AThe rule only applies to English, so it cannot make universal predictions
BGenerative rules specify which symbol combinations are well-formed, making predictions about sentences never before uttered
CThe rule is a prescription, not a description, so it cannot describe anything
DRules like S → NP VP are too simple to be predictive in real languages
A grammar in the formal sense is a generative system — it specifies which combinations of symbols are well-formed and which are not. This makes predictions: any sequence that cannot be derived by the rules is predicted to be ungrammatical. The student's view misses that the rules apply to novel sentences never heard before, which is what makes symbolic representation so powerful — it captures productivity and systematicity, not just a catalogue of past utterances.
Question 3 True / False
A phrase structure rule like NP → Det N describes individual noun phrases rather than stating a generalization across an infinite class of phrases.
TTrue
FFalse
Answer: False
The whole point of symbolic abstraction is to move from specific instances to general patterns. NP → Det N applies to every determiner-noun combination in the language — an infinite set of phrases — with a single rule. This is the linguistic parallel to algebraic variables: 'x' doesn't describe one number, it ranges over all of them. Rules describe patterns, not instances.
Question 4 True / False
Feature notation like [+plural] or [CASE: nom] allows agreement and selection restrictions to be stated symbolically rather than as lists of individual word combinations.
TTrue
FFalse
Answer: True
This is precisely what feature notation accomplishes. Instead of listing every subject-verb pair that agrees in number, a feature [±plural] on noun phrases and verbs allows agreement to be stated as a single constraint: matching feature values. The same logic applies to case, animacy, gender, and other grammatical features. Symbolic notation replaces enumerations with constraints on variables.
Question 5 Short Answer
Why does symbolic representation in linguistics function similarly to algebraic variables, and what does this allow linguists to do that enumeration of examples could not?

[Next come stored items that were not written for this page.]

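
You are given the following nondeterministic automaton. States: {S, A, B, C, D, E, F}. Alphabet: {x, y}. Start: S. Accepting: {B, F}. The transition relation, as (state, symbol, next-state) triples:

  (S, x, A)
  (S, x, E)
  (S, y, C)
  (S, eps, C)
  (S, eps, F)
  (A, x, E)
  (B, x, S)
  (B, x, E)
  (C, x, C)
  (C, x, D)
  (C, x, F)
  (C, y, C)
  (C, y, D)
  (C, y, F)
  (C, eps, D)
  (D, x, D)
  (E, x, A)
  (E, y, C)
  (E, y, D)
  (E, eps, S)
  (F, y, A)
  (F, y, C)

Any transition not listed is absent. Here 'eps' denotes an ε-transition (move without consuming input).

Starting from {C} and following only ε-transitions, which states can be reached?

{C, D}

Begin with {C}.
ε-move C → D; add D.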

Think about your answer, then reveal below.
Model answer: Just as the variable x in algebra stands for any number rather than a specific one, symbols like NP or the feature [+plural] stand for a category that ranges over infinitely many specific instances. This abstraction allows linguists to state generalizations — rules, constraints, and patterns — that hold across all members of a category at once. Enumeration is impossible (languages are infinite) and misses the point: what matters is the structural relationship, not the specific items.
The analogy to algebra also highlights what makes symbolic grammar 'formal': it is precise enough to support deduction. From a set of rules, you can derive which sentences are well-formed and which are not, and you can prove properties of the grammar as a whole. This is the foundation for computational linguistics and formal language theory — both depend on treating linguistic structure as a symbolic system rather than a collection of examples.